Isaac Indiana – Borderlines
by Colin Bugler
Devon-based quintet Isaac Indiana’s debut album, Borderlines, is a success full to the brim with highly listenable, guitar-centred indie rock/pop that showcases the band’s considerable musical talent, songwriting ability, and ear for a big chorus. The band describes their style as “dangerously upbeat and catchy”, a claim that fortunately holds up over the course of the record.
The opening tune, Intro, clearly defines the feel of the album. It lays out a theme returned to in the following titular track, where Tom Sturges provides a catchy acoustic riff against the crooning vocals of Andy Jackson.

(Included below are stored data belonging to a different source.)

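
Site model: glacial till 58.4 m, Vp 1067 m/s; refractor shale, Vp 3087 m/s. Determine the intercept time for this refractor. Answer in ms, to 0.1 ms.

102.7 ms

tᵢ = 2h·√(V₂²−V₁²)/(V₁V₂).
√(V₂²−V₁²) = √(3087²−1067²) = 2896.7 m/s.
tᵢ = 2·58.4·2896.7/(1067·3087) = 0.10272 s.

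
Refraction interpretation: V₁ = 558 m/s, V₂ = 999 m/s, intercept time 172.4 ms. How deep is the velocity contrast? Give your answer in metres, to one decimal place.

58.0 m

h = tᵢ·V₁·V₂ / (2·√(V₂²−V₁²)).
√(V₂²−V₁²) = √(999² − 558²) = 828.6 m/s.
h = 0.1724 s × 558 × 999 / (2 × 828.6) = 57.99 m.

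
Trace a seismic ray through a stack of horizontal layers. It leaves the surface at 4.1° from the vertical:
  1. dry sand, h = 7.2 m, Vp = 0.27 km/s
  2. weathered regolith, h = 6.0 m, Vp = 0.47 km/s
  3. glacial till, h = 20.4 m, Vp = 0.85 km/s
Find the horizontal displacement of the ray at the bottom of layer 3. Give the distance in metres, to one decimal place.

Apply Snell's law at each interface; in layer i the horizontal offset is hᵢ·tan θᵢ.
Layer 1: θ = 4.10°; offset = 7.2·tan 4.10° = 0.516 m.
Layer 2: sin θ = 0.47·sin 4.1°/0.27 = 0.1245, θ = 7.15°; offset = 6.0·tan 7.15° = 0.753 m.
Layer 3: sin θ = 0.85·sin 4.1°/0.27 = 0.2251, θ = 13.01°; offset = 20.4·tan 13.01° = 4.713 m.
Summing the layer offsets gives 5.981 m.

6.0 m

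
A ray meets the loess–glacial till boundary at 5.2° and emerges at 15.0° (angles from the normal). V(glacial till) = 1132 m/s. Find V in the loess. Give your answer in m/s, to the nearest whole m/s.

Snell's law: sin 5.2°/V₁ = sin 15.0°/V₂.
V₁ = V₂·sin 5.2°/sin 15.0° = 1132 × 0.3502 = 396.40 m/s.

396 m/s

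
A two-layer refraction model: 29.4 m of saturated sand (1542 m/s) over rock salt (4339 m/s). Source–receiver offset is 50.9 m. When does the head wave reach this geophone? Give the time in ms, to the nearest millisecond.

t = x/V₂ + 2h·√(V₂²−V₁²)/(V₁V₂).
√(V₂²−V₁²) = √(4339²−1542²) = 4055.8 m/s; delay term = 2·29.4·4055.8/(1542·4339) = 0.03564 s.
t = 50.9/4339 + 0.03564 = 0.04737 s.

47 ms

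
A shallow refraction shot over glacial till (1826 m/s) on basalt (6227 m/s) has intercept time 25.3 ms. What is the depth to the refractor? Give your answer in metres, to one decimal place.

24.2 m

θ_c = arcsin(1826/6227) = 17.05°; cos θ_c = 0.9560.
tᵢ = 2h cos θ_c/V₁ ⇒ h = tᵢ·V₁/(2 cos θ_c) = 0.0253·1826/(2·0.9560) = 24.16 m.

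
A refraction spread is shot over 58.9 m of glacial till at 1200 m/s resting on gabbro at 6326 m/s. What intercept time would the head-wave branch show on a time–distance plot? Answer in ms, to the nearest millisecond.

tᵢ = 2h·√(V₂²−V₁²)/(V₁V₂).
√(V₂²−V₁²) = √(6326²−1200²) = 6211.1 m/s.
tᵢ = 2·58.9·6211.1/(1200·6326) = 0.09638 s.

96 ms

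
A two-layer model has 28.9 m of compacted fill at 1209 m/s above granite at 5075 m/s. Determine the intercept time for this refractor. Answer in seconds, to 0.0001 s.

θ_c = arcsin(V₁/V₂) = arcsin(1209/5075) = 13.78°; cos θ_c = 0.9712.
tᵢ = 2h·cos θ_c / V₁ = 2·28.9·0.9712 / 1209 = 0.04643 s.

0.0464 s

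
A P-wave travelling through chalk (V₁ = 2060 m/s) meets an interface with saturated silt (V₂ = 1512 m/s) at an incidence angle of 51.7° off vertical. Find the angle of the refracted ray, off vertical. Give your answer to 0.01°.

35.17°

sin θ₁/V₁ = sin θ₂/V₂ ⇒ sin θ₂ = 1512·sin 51.7°/2060 = 1512·0.7848/2060 = 0.5760.
θ₂ = arcsin 0.5760 = 35.17° from the normal.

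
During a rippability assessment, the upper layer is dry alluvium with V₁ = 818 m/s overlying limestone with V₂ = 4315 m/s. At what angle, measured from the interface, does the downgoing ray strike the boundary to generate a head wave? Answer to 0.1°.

79.1°

At critical incidence the refracted ray runs along the interface (θ₂ = 90°), so sin θ_c = V₁/V₂.
θ_c = arcsin(818/4315) = arcsin 0.1896 = 10.93°.
Measured from the interface: 90° − 10.93° = 79.07°.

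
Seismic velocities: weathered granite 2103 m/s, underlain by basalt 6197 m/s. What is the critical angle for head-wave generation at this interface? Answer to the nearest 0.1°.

19.8°

At critical incidence the refracted ray runs along the interface (θ₂ = 90°), so sin θ_c = V₁/V₂.
θ_c = arcsin(2103/6197) = arcsin 0.3394 = 19.84°.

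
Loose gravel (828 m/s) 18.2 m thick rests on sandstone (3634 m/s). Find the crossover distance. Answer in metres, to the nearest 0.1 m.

x_cross = 2h·√((V₂+V₁)/(V₂−V₁)).
(V₂+V₁)/(V₂−V₁) = (3634+828)/(3634−828) = 1.5902; √ = 1.2610.
x_cross = 2·18.2·1.2610 = 45.90 m.

45.9 m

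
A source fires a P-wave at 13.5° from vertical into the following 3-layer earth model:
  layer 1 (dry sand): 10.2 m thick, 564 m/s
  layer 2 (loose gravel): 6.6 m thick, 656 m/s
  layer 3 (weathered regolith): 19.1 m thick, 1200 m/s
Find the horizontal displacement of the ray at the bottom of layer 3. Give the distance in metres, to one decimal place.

p = sin θ₁/V₁ = sin 13.5°/564 = 4.1391e-04 s/m is conserved through the stack.
Layer 1: θ = 13.50°; offset = 10.2·tan 13.50° = 2.449 m.
Layer 2: sin θ = p·656 = 0.2715 → θ = 15.76°; offset = 6.6·tan 15.76° = 1.862 m.
Layer 3: sin θ = p·1200 = 0.4967 → θ = 29.78°; offset = 19.1·tan 29.78° = 10.930 m.
Summing the layer offsets gives 15.241 m.

15.2 m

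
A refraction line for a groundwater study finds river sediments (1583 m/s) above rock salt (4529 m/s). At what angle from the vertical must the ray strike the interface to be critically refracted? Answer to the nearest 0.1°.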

Highlights include the sixth track, You And I, a slow-burning tale of prospective romance, featuring a muted guitar riff and folky vocal harmonies. I could certainly see myself singing along to this one on the Friday Timepiece dance floor. In terms of the overall album, Lights, the ninth track, seems to epitomise the band’s sound, with Sturges channelling the vintage guitar sounds of bands like The Black Keys and The Kooks with a tasteful solo.
A tight rhythm section frpm Sam Hall on drums, and Ben Houghton on bass underpins the band’s sound, leaving room for the heavy guitar and melodic piano sounds at the core of the album. Ben Homer’s solid work on keys is evident on tracks such as Take It And Run. However, the record is far from formulaic. The band prove that they can deliver a soulful ballad with tracks like White Horses. They also seem unafraid to experiment, delivering classic-rock organ tones on the opening of Loud And Clear. All in all, a highly impressive debut!